CHANGING MY THINKING ABOUT CRIMINALS
21/01/2020
Cape Town made me wide eyed. Oh my, the beauty! Then it opened my eyes. To the ugliness of crime. I had just brought a group of students in. They were robbed. They lost all sense of security. We had to move them fast.
If I had gotten the hold of the wee urchins who stole clothes and electric devices I would have pulverised them myself before taking them to the police. I was angry. I wanted justice. Vengeance probably.
The next evening, we were at a Ronan Keating concert! I know, not my thing but the students needed a night out and my friend was playing bass guitar!
Keating didn’t grab too much of my attention but then he sang a cover of Elvis Presley’s In The Ghetto. Elvis didn’t sing many profound potent political songs. In the Ghetto might have been the only one.
That song changed my whole perception of the crime against us. Originally called The Vicious Circle, In the Ghetto does a few things. It rehumanises the criminal. It asks questions about a society that causes the crime. It points the finger at all of us for being blind to this.
A few years later I was talking to my friend Sandi. Sandi was from the Cape Flats and he told me that as a teenager he made a choice to get himself onto an Operation Mobilisation ship because if he had stayed on the townships without education, jobs and hope, he would have ended up on drugs and in crime, probably in prison.
We can have a lazy response to crime. They deserve all that they get. They get it too easy. Put them in and throw away the key.

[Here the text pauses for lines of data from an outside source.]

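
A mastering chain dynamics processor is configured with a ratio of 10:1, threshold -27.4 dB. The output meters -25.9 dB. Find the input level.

-12.4 dB

The compressed level sits -25.9 − (-27.4) = 1.5 dB over threshold.
Before 10:1 compression the overshoot was 1.5 × 10 = 15 dB, so input = -27.4 + 15 = -12.4 dB.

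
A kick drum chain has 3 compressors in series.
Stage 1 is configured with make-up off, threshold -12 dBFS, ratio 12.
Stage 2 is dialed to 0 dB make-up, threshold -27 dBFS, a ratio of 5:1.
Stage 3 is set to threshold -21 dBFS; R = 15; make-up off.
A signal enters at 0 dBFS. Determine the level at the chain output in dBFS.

Stage 1: 12 dB above -12 dBFS, reduced 12:1 to 1 dB above → -11 dBFS.
Stage 2: overshoot 16 dB → 16/5 = 3.2 dB → -23.8 dBFS.
Stage 3: below threshold (-23.8 ≤ -21); passes unchanged; output -23.8 dBFS.

-23.8 dBFS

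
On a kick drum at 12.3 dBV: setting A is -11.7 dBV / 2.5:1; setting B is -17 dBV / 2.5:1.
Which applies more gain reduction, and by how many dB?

A: overshoot 24 dB → output overshoot 9.6 dB → GR 14.4 dB.
B: overshoot 29.3 dB → output overshoot 11.72 dB → GR 17.58 dB.
Difference: 3.18 dB in favour of B.

B, by 3.18 dB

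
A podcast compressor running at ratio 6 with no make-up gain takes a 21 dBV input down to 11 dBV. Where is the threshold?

9 dBV

Gain reduction = 21 − 11 = 10 dB; output overshoot = GR / (R − 1) = 10 / 5 = 2 dB.
Threshold = output − output overshoot = 11 − 2 = 9 dBV.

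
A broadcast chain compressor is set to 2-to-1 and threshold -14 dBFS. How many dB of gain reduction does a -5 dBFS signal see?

4.5 dB

-5 dBFS exceeds the threshold by 9 dB.
At 2:1, output sits 9/2 = 4.5 dB above threshold.
So the signal is attenuated by 9 − 4.5 = 4.5 dB.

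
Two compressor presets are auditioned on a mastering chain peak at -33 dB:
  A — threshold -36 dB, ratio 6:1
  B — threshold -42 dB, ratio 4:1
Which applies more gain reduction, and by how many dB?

B, by 4.25 dB

A: 3 dB over, compressed to 0.5 dB over, so 2.5 dB of GR.
B: 9 dB over, compressed to 2.25 dB over, so 6.75 dB of GR.
Difference: 4.25 dB in favour of B.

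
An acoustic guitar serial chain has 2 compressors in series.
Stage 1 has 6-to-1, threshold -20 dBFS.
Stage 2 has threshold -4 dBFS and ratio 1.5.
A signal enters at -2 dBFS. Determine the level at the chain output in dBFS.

-17 dBFS

Stage 1: 18 dB above -20 dBFS, reduced 6:1 to 3 dB above → -17 dBFS.
Stage 2: -17 dBFS is at or below the -4 dBFS threshold — no compression; output -17 dBFS.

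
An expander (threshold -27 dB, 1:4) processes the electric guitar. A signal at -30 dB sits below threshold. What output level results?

-39 dB

The input is 3 dB below the -27 dB threshold.
A 1:4 expander multiplies undershoot by 4: 3 × 4 = 12 dB below threshold.
Output = -27 − 12 = -39 dB.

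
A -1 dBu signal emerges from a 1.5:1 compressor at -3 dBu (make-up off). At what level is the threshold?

Gain reduction = -1 − (-3) = 2 dB; output overshoot = GR / (R − 1) = 2 / 0.5 = 4 dB.
Threshold = output − output overshoot = -3 − 4 = -7 dBu.

-7 dBu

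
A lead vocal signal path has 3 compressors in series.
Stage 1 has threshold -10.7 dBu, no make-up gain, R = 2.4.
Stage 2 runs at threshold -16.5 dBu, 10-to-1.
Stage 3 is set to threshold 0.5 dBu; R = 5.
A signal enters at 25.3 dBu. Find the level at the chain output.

Stage 1: overshoot 36 dB → 36/2.4 = 15 dB → 4.3 dBu.
Stage 2: 4.3 dBu is 20.8 dB over -16.5 dBu; at 10:1 that becomes 2.08 dB over, giving -14.42 dBu.
Stage 3: -14.42 dBu ≤ 0.5 dBu, so stage 3 doesn't engage; output -14.42 dBu.

-14.42 dBu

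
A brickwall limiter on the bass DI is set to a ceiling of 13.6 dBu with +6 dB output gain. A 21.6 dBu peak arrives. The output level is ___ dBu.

19.6 dBu

The limiter clamps the peak to its 13.6 dBu ceiling.
Output gain then adds 6 dB: 13.6 + 6 = 19.6 dBu.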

I believe this to be wrong in several ways. The dehumanisation of the criminal. Our blindness to the part of our complicity in not doing anything about the social injustice that allows crime to flourish. We also need to remember that almost all our prisoners will one day be back on the streets and those on probation are already in our communities, so a mindset of restoration, rehabilitation and redemption is for the good of everyone.

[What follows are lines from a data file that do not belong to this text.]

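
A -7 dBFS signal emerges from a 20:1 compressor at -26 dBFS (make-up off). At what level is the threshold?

-27 dBFS

Gain reduction = -7 − (-26) = 19 dB; output overshoot = GR / (R − 1) = 19 / 19 = 1 dB.
Threshold = output − output overshoot = -26 − 1 = -27 dBFS.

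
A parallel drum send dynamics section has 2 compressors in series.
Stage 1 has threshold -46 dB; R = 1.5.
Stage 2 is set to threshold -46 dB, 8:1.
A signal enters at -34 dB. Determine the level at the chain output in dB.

Stage 1: -34 dB is 12 dB over -46 dB; at 1.5:1 that becomes 8 dB over, giving -38 dB.
Stage 2: -38 dB is 8 dB over -46 dB; at 8:1 that becomes 1 dB over, giving -45 dB.

-45 dB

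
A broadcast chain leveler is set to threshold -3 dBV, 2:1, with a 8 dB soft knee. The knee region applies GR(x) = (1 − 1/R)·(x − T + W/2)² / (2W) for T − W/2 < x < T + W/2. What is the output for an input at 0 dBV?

-1.53125 dBV

x − T + W/2 = 0 − (-3) + 4 = 7.
GR = (1 − 1/2) × 7² / 16 = 0.5 × 49 / 16 = 1.53125 dB.
Output = 0 − 1.53125 = -1.53125 dBV.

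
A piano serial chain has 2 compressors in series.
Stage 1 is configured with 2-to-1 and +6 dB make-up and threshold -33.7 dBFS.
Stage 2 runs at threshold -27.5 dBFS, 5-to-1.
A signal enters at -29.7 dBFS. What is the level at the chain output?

Stage 1: -29.7 dBFS is 4 dB over -33.7 dBFS; at 2:1 that becomes 2 dB over, giving -31.7 dBFS; +6 dB make-up → -25.7 dBFS.
Stage 2: 1.8 dB above -27.5 dBFS, reduced 5:1 to 0.36 dB above → -27.14 dBFS.

-27.14 dBFS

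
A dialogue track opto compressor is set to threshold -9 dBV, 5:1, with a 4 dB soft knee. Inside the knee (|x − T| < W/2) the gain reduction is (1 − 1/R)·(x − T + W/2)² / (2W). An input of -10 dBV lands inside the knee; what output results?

-10.1 dBV

x − T + W/2 = -10 − (-9) + 2 = 1.
GR = (1 − 1/5) × 1² / 8 = 0.8 × 1 / 8 = 0.1 dB.
Output = -10 − 0.1 = -10.1 dBV.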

Of course, for the follower of Jesus this should be obvious. If I was a sportsman in the dressing room before a game, I would listen to all of what the coach says. What they might say first and then the last thing they say before leaving us to go and play might be the most vital advice to remember.

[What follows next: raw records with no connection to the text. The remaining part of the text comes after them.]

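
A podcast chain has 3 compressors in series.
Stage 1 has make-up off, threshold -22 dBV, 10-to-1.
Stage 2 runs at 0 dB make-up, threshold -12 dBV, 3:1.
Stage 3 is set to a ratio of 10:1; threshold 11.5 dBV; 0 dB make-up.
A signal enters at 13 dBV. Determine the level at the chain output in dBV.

Stage 1: overshoot 35 dB → 35/10 = 3.5 dB → -18.5 dBV.
Stage 2: below threshold (-18.5 ≤ -12); passes unchanged; output -18.5 dBV.
Stage 3: below threshold (-18.5 ≤ 11.5); passes unchanged; output -18.5 dBV.

-18.5 dBV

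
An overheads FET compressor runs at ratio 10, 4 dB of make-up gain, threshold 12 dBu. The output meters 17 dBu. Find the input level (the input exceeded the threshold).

22 dBu

Remove make-up: 17 − 4 = 13 dBu.
The compressed level sits 13 − 12 = 1 dB over threshold.
Input overshoot = R × output overshoot = 10 dB → input = 12 + 10 = 22 dBu.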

Jesus started and ended his ministry talking about prisoners. Then on the Cross Jesus promised a man sentenced in the courts to be with him in Heaven. Restoration, rehabilitation and redemption are at the heart of Jesus’ Gospel.
We as Jesus’ followers need to be about that too. Jesus had no desire to leave anyone wallowing in a prison cell. He came to offer everyone “life and life in all its fulness.” (John 10:10). It therefore seems to me that the Church should be working in close relationship, as individuals and congregations, with the Northern Ireland Prison Service and the Probation Board for Northern Ireland and others to transform the lives of all of those sentenced in our courts so that they might eventually become contributors to a City of Grace that they should be benefiting from.
No one is beyond the influence and redemption of Jesus. As I wrote in a poem awhile back...
I came across Jesus
Hanging on a cross
Carved in sand on a Spanish beach
His sparkling eyes
Cut through the night
Like no one was out of his reach.
Incredibly and very tragically, as I used this story of Sandi in my speech in Hydebank College and Women's Prison I had no idea that he had been taken seriously ill back in South Africa. By the time I used the story again in my Sunday sermon Sandi had died. He was too young. This goes out in his tribute and with prayers for his wife Zimbini and family. You made your contribution brother. Thank you!
Thanks Steve for writing. I was many years ago also in Cape Town and saw the double face of it: beautiful and difficult. Thanks for the reminder to look with Jesus eyes at criminals. When I heard the heartbreaking stories of peoples lives in Cape Flat, I thought: how can you live here without being a person who hate instead of a person with love. It's great that also His followers, His hands and eyes are there. I met them and that gives me hope. Hope that goes far further than the government promisses far deeper than the realitiy of life.